Furthermore, creating justice in the domestic business climate, and encouraging priority sectors on a national scale by providing facilities, protection and simple and fair regulation.
This taxation Omnibus law will collect tax facilities in one section, including reduction and exemption from income tax (PPh), tax holidays, super deduction for vocational and research and development and for companies that make investments for labor-intensive activities.
In addition, taxpayers who get income from abroad, both in the form of dividends and after-tax income from their business, are not taxed in Indonesia if invested in Indonesia.
For individual taxpayers who live abroad for more than 183 days or approximately 6 months, the income received from abroad will be exempted from income tax in Indonesia, but remains the subject of tax from that country.

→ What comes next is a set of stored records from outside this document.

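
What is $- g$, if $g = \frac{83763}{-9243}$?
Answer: $\frac{9307}{1027} \approx 9.0623$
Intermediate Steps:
$g = - \frac{9307}{1027}$ ($g = 83763 \left(- \frac{1}{9243}\right) = - \frac{9307}{1027} \approx -9.0623$)
$- g = \left(-1\right) \left(- \frac{9307}{1027}\right) = \frac{9307}{1027}$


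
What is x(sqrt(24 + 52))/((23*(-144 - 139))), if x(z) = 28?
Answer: -28/6509 ≈ -0.0043017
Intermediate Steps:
x(sqrt(24 + 52))/((23*(-144 - 139))) = 28/((23*(-144 - 139))) = 28/((23*(-283))) = 28/(-6509) = 28*(-1/6509) = -28/6509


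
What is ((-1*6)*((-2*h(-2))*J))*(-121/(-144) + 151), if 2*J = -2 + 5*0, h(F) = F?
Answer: 21865/6 ≈ 3644.2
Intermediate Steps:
J = -1 (J = (-2 + 5*0)/2 = (-2 + 0)/2 = (1/2)*(-2) = -1)
((-1*6)*((-2*h(-2))*J))*(-121/(-144) + 151) = ((-1*6)*(-2*(-2)*(-1)))*(-121/(-144) + 151) = (-24*(-1))*(-121*(-1/144) + 151) = (-6*(-4))*(121/144 + 151) = 24*(21865/144) = 21865/6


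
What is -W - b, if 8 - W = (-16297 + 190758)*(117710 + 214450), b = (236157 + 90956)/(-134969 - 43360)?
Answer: 10333981113915521/178329 ≈ 5.7949e+10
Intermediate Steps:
b = -327113/178329 (b = 327113/(-178329) = 327113*(-1/178329) = -327113/178329 ≈ -1.8343)
W = -57948965752 (W = 8 - (-16297 + 190758)*(117710 + 214450) = 8 - 174461*332160 = 8 - 1*57948965760 = 8 - 57948965760 = -57948965752)
-W - b = -1*(-57948965752) - 1*(-327113/178329) = 57948965752 + 327113/178329 = 10333981113915521/178329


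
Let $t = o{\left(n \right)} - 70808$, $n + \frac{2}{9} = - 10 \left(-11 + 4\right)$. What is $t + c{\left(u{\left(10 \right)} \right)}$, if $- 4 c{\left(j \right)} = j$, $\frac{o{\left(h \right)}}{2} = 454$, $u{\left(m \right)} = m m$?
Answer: $-69925$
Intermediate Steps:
$u{\left(m \right)} = m^{2}$
$n = \frac{628}{9}$ ($n = - \frac{2}{9} - 10 \left(-11 + 4\right) = - \frac{2}{9} - -70 = - \frac{2}{9} + 70 = \frac{628}{9} \approx 69.778$)
$o{\left(h \right)} = 908$ ($o{\left(h \right)} = 2 \cdot 454 = 908$)
$c{\left(j \right)} = - \frac{j}{4}$
$t = -69900$ ($t = 908 - 70808 = -69900$)
$t + c{\left(u{\left(10 \right)} \right)} = -69900 - \frac{10^{2}}{4} = -69900 - 25 = -69925$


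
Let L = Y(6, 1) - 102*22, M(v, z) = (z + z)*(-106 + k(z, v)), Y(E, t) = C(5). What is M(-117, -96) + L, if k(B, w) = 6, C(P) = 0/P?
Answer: 16956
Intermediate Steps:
C(P) = 0
Y(E, t) = 0
M(v, z) = -200*z (M(v, z) = (z + z)*(-106 + 6) = (2*z)*(-100) = -200*z)
L = -2244 (L = 0 - 102*22 = 0 - 2244 = -2244)
M(-117, -96) + L = -200*(-96) - 2244 = 19200 - 2244 = 16956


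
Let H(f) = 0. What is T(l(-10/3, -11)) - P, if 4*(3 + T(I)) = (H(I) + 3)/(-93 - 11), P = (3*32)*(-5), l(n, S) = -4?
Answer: 198429/416 ≈ 476.99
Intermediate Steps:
P = -480 (P = 96*(-5) = -480)
T(I) = -1251/416 (T(I) = -3 + ((0 + 3)/(-93 - 11))/4 = -3 + (3/(-104))/4 = -3 + (3*(-1/104))/4 = -3 + (¼)*(-3/104) = -3 - 3/416 = -1251/416)
T(l(-10/3, -11)) - P = -1251/416 - 1*(-480) = -1251/416 + 480 = 198429/416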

Whereas for income received from within the country will be subject to Income Tax Article 26. This also applies to foreigners who get income from within the country, after they stay in Indonesia more than 183 days.
Meanwhile for Indonesian taxpayers who get income from permanent business entities abroad, both from dividends and after-tax income, they will not be taxed again in Indonesia. For foreign taxpayers, if you have a business outside Indonesia also will not be taxed in Indonesia, only income from Indonesia is charged.
The government has also proposed that there are no administrative sanctions that have been in effect from the KUP Bill where violations of tax revenues will be subject to a flat rate of 2% per month. But it will change according to the rates of reference rates in the market.
The tax omnibus law can also make the taxation system transformation more conducive. Mainly, against the challenges of the era, industry 4.0 is full of uncertainty.
The government’s step in drafting the Tax Omnibus Law Bill certainly aims at the joint progress of both micro and macro entrepreneurs.